Two Texas civil rights groups and the National Fair Housing Alliance are suing the Trump Administration over enforcement of the Fair Housing Act.  The suit, specifically naming Secretary of Housing and Urban Development Secretary Ben Carson as Defendant, charges violations of the 1968 Fair Housing Act.

While the impetus of the suit was concern over the allocation of relief funds for housing and infrastructure rebuilding to victims of Hurricane Harvey on the Gulf Coast, the plaintiffs are principally suing over Carson's January cancellation of a 2015 HUD rule known as the Affirmatively Furthering Fair Housing provision.  The rule required communities receiving federal housing dollars to draft plans to end segregation in their communities based on race, income, ethnicity, or physical disability.   About 1,200 communities were affected by the rule and billion of federal dollars were at stake.

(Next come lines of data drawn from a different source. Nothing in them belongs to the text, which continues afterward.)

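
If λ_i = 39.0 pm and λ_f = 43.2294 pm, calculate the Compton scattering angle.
138.00°

First find the wavelength shift:
Δλ = λ' - λ = 43.2294 - 39.0 = 4.2294 pm

Using Δλ = λ_C(1 - cos θ), with λ_C = h/(m_e·c) ≈ 2.42631024 pm:
cos θ = 1 - Δλ/λ_C
cos θ = 1 - 4.2294/2.42631024
cos θ = -0.743141

θ = arccos(-0.743141)
θ = 138.00°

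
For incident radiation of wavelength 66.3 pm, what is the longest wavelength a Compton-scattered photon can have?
71.1526 pm (at θ = 180°)

The Compton shift is Δλ = λ_C(1 − cos θ).

Since cos θ ranges from −1 to 1, the factor (1 − cos θ) ranges from 0 to 2; the maximum shift occurs at θ = 180° (backscattering):
Δλ_max = 2λ_C = 2 × 2.4263 pm = 4.8526 pm

Maximum scattered wavelength:
λ'_max = λ₀ + Δλ_max = 66.3 + 4.8526 = 71.1526 pm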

According to Tracy Jan, writing in The Washington Post, the rule, developed over a six-year period, was viewed by many as an effort by HUD to enforce the 50-year old Fair Housing Act after years of inaction by the agency. It was promulgated after three separate studies in 2008-2010 found that HUD was requiring no evidence of anti-segregation efforts on the part of communities as a condition of funding and that many communities could not produce documentation of fair housing efforts.  More than a third had not completed their required five-year assessments.

By suspending the rule, the plaintiffs say, Carson is allowing local and state governments to receive HUD grants without proof of compliance with the Fair Housing Act. They allege Carson took the action without providing the required public notice nor a comment period.  According to a notice in the Federal Register at the time of the cancellation, local governments must continue to promote fair housing but had until at least 2024 to do so.  The Agency was suspending its review of community plans and advised communities not to submit any that were in process.

In the meantime, HUD said communities should revert to what they were supposed to have been doing before the 2015 rule and certify that they have conducted an analysis of impediments to fair housing and taken actions to overcome them.

The suit charges that Carson's actions violate the Fair Housing Act, leaving HUD without a way to prevent discrimination in distributing $28 billion in disaster funding.  The plaintiffs say the litigation was intended to ensure that black, Hispanic and low-income residents of Houston and Corpus Christi are not put at risk in the event of another natural disaster.

The New York Times reports that Carson is acknowledging he probably can't prevail in the lawsuit and has told HUD staff to create an alternative plan which might include new hearings into how to improve the rule.  Reporter Glenn Thrush says, "While Mr. Carson favors slowing down enforcement of the anti-segregation initiative and limiting its scope, the impetus for doing away with the rule comes from White House officials, according to three people with knowledge of the situation."

Before becoming HUD Secretary, Carson wrote an editorial for the conservative Washington Times calling the rule "social engineering."  He predicted that its enforcement would repeat "the failure of school busing" in the 1970s.

Thrush recounted testimony Carson gave Congress last month in which he said he intended to comply with other department regulations requiring that the majority of disaster relief funding be directed to those most in need.  However, when he met with fair housing advocates last month he rejected their requests to reinstate the rule.

"HUD has continued to grant federal dollars to municipalities even when they know the municipalities are engaging in discrimination," Lisa Rice, president and chief executive of the National Fair Housing Alliance told the Washington Post.  "They are rewarding cities for bad behavior."

Jan said a HUD spokesman declined to comment on the lawsuit, pointing to a statement at the time the agency suspended the rule which asserted the Assessment of Fair Housing tool for local governments wasn't working well.  "HUD stands by the Fair Housing Act's requirement to affirmatively furthering fair housing, but we must make certain that the tools we provide to our grantees work in the real world."

The Texas Low Income Housing Information Service and Texas Appleseed joined the National Fair Housing Alliance in the suit.